基于IMPC的燃煤发电机组多变量解耦控制策略  

作　　者：周心睿 安硕 王兵 谢宏星 朱玉林 赵凯 王正兵 ZHOU Xinrui;AN Shuo;WANG Bing;XIE Hongxing;ZHU Yulin;ZHAO Kai;WANG Zhengbing(School of Electrical and Information Engineering,Anhui University of Technology,Ma'anshan 243032,Anhui Province,China;Xiangtan Iron and Steel Group Co.,Ltd.,Xiangtan 411100,Hunan Province,China)

机构地区：[1]安徽工业大学电气与信息工程学院,安徽马鞍山243032 [2]湘潭钢铁集团有限公司,湖南湘潭411100

出　　处：《动力工程学报》2025年第2期263-274,共12页Journal of Chinese Society of Power Engineering

基　　金：安徽高校自然科学研究重大资助项目(KJ2021ZD0042);芜湖市重点研发与成果转化项目(2023yf017)。
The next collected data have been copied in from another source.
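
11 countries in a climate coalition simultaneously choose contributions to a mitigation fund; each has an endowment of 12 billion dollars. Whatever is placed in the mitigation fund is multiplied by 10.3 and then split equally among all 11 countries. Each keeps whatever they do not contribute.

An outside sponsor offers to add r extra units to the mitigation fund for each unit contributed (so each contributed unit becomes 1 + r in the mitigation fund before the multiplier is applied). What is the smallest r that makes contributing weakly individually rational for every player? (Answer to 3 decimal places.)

With matching at rate r, one contributed unit becomes (1 + r) in the mitigation fund and returns 10.3 × (1 + r) / 11 to the contributor.
Setting this equal to 1: 1 + r = 11/10.3 = 1.0680.
So the minimum matching rate is r = 1.0680 − 1 = 0.068.

0.068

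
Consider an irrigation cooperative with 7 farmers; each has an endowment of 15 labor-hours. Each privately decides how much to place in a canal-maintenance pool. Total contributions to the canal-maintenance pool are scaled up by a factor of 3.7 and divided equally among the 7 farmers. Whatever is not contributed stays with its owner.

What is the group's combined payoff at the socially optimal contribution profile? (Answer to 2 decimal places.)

Each contributed unit returns 3.700 to the group as a whole (0.5286 to each of 7 players), which exceeds 1, so the social optimum is full contribution: group total = 3.700 × 105 = 388.50.

388.50 labor-hours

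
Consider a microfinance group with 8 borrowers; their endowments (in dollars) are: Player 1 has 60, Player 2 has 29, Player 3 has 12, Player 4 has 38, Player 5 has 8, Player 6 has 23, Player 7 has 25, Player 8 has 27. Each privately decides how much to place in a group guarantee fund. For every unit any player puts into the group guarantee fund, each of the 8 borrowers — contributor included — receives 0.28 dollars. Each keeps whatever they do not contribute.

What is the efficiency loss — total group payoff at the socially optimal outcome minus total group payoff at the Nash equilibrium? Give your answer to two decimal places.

The private return per contributed unit is 0.28 < 1 for everyone, so the Nash equilibrium is zero contribution and the group total is Σ E_j = 60 + 29 + 12 + 38 + 8 + 23 + 25 + 27 = 222.
Each contributed unit returns 2.240 to the group, so the social optimum is full contribution by everyone: group total = 2.240 × 222 = 497.28.
Efficiency loss = (2.240 − 1) × 222 = 275.28.

275.28 dollars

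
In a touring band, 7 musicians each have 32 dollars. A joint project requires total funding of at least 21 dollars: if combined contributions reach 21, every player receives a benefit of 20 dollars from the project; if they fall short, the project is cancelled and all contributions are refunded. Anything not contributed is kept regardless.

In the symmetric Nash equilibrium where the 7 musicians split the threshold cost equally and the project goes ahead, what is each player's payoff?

49 dollars

Equal share of the threshold: 21/7 = 3.
At this profile no one gains by cutting their contribution: any cut drops the total below 21, the project is cancelled, contributions are refunded, and the deviator ends with 32, which is less than 32 − 3 + 20 = 49. Contributing more than 3 just wastes the excess. So contributing exactly 3 is a best response.
Each player's payoff: 32 − 3 + 20 = 49.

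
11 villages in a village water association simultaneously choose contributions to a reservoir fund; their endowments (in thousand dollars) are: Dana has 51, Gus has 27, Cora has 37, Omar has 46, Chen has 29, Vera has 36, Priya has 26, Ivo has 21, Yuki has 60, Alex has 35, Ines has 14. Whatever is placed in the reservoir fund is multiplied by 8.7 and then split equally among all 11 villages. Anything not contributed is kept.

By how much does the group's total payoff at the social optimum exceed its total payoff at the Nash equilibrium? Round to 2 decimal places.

2941.40 thousand dollars

The private return per contributed unit is 8.7/11 = 0.7909 < 1 for every player regardless of endowment, so the Nash equilibrium is zero contribution and the group total is Σ E_j = 51 + 27 + 37 + 46 + 29 + 36 + 26 + 21 + 60 + 35 + 14 = 382.
Each contributed unit returns 8.700 to the group, so the social optimum is full contribution by everyone: group total = 8.700 × 382 = 3323.40.
Efficiency loss = (8.700 − 1) × 382 = 2941.40.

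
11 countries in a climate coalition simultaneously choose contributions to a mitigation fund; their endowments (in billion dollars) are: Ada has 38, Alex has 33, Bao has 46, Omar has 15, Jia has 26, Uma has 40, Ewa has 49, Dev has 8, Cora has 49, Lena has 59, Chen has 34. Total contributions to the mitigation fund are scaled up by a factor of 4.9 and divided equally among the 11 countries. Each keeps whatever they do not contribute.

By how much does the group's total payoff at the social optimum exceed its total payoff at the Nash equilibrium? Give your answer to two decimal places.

The private return per contributed unit is 4.9/11 = 0.4455 < 1 for every player regardless of endowment, so the Nash equilibrium is zero contribution and the group total is Σ E_j = 38 + 33 + 46 + 15 + 26 + 40 + 49 + 8 + 49 + 59 + 34 = 397.
Each contributed unit returns 4.900 to the group, so the social optimum is full contribution by everyone: group total = 4.900 × 397 = 1945.30.
Efficiency loss = (4.900 − 1) × 397 = 1548.30.

1548.30 billion dollars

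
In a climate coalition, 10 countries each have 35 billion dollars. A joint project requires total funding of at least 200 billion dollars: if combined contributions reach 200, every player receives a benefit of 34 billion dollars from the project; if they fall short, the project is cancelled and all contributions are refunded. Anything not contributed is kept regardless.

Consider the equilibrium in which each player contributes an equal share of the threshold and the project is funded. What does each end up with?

49 billion dollars

Equal share of the threshold: 200/10 = 20.
At this profile no one gains by cutting their contribution: any cut drops the total below 200, the project is cancelled, contributions are refunded, and the deviator ends with 35, which is less than 35 − 20 + 34 = 49. Contributing more than 20 just wastes the excess. So contributing exactly 20 is a best response.
Each player's payoff: 35 − 20 + 34 = 49.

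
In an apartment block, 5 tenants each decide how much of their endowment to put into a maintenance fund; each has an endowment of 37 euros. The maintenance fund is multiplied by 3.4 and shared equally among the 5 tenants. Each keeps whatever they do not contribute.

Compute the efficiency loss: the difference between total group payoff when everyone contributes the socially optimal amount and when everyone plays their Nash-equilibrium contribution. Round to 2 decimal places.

444.00 euros

Each contributed unit returns 3.4/5 = 0.6800 to its contributor — below 1 — so contributing 0 is dominant for every player. At the Nash equilibrium everyone keeps their 37, and the group total is 5 × 37 = 185.
Each contributed unit returns 3.400 to the group as a whole (0.6800 to each of 5 players), which exceeds 1, so the social optimum is full contribution: group total = 3.400 × 185 = 629.00.
Efficiency loss = 629.00 − 185 = 444.00.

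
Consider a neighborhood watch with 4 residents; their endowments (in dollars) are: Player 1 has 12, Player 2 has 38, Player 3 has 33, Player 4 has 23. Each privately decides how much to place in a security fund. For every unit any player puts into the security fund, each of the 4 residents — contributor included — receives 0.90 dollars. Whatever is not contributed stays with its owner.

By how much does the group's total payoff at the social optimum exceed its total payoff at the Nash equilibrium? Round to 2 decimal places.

275.60 dollars

The private return per contributed unit is 0.90 < 1 for everyone, so the Nash equilibrium is zero contribution and the group total is Σ E_j = 12 + 38 + 33 + 23 = 106.
Each contributed unit returns 3.600 to the group, so the social optimum is full contribution by everyone: group total = 3.600 × 106 = 381.60.
Efficiency loss = (3.600 − 1) × 106 = 275.60.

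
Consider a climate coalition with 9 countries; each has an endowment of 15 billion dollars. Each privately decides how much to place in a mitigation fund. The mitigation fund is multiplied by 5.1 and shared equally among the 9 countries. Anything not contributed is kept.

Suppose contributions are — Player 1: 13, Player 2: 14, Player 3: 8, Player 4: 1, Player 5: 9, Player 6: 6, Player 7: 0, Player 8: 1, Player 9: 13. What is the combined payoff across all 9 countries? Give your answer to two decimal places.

401.50 billion dollars

Total contributed: 13 + 14 + 8 + 1 + 9 + 6 + 0 + 1 + 13 = 65; total kept: 9 × 15 − 65 = 70.
The mitigation fund pays out 5.1 × 65 = 331.50 in aggregate.
Group total = 70 + 331.50 = 401.50.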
摘　　要：针对燃煤发电机组燃烧系统的大时滞和参数时变等复杂动态特性,以及主蒸汽压力和炉膛负压间的强耦合关系,提出一种改进多变量解耦模型预测控制(Improved multivariable decoupling model predictive control,IMDMPC)。根据机组历史运行数据,利用蜻蜓算法优化偏最小二乘法,构建以主蒸汽压力和炉膛负压为被控量、燃煤量和引风量为控制量的多变量耦合数学模型,运用多变量动态解耦算法对其进行解耦,设计多变量模型预测控制器,按照设定目标函数得到当前时刻控制量,同时实时采集系统输出值对控制器进行反馈校正。仿真实验结果表明:改进多变量解耦模型预测控制与模糊自适应PID控制和未解耦模型预测控制相比,主蒸汽压力和炉膛负压的超调量分别减少20.3%和8.6%,调节时间分别缩短2.6和29.55 s,具有更好的控制精度和鲁棒性。现场应用结果表明:改进多变量解耦模型预测控制策略能够使主蒸汽压力和炉膛负压分别稳定控制在±0.24 MPa和±0.27 Pa,提高了系统的稳定性且波动幅度明显减小,符合工业现场生产要求。An improved multivariable decoupling model predictive control(IMDMPC)was proposed for coal-fired power generation units with complex dynamic characteristics such as large time delay and time-varying parameters,and strong coupling between main steam pressure and furnace negative pressure.Based on the historical operating data of the unit,dragonfly algorithm was used to optimize the partial least squares method to construct a multivariable coupled mathematical model with main steam pressure and furnace negative pressure as controlled variables,coal consumption and induced air volume as controlling variables.The multivariable dynamic decoupling algorithm was used to decouple it,and a multivariable model predictive controller was designed to obtain the current control amount according to the set objective function,simultaneously collect real-time system output values for feedback correction of the controller.Simulation experimental results show that compared with fuzzy adaptive PID control and uncoupled model predictive control,the improved multivariable decoupling model predictive control reduces the overshoot of main steam pressure and furnace negative pressure by 20.3%and 8.6%,respectively,and the adjustment time is shortened by 2.6 and 29.55 s,respectively,with better control accuracy and robustness.On-site application results show that the improved multivariable decoupling model predictive control strategy can stably control the main steam pressure and furnace negative pressure at±0.24 MPa and±0.27 Pa,respectively,improving the stability of system and significantly reducing the fluctuation amplitude,meeting the requirements of industrial on-site production.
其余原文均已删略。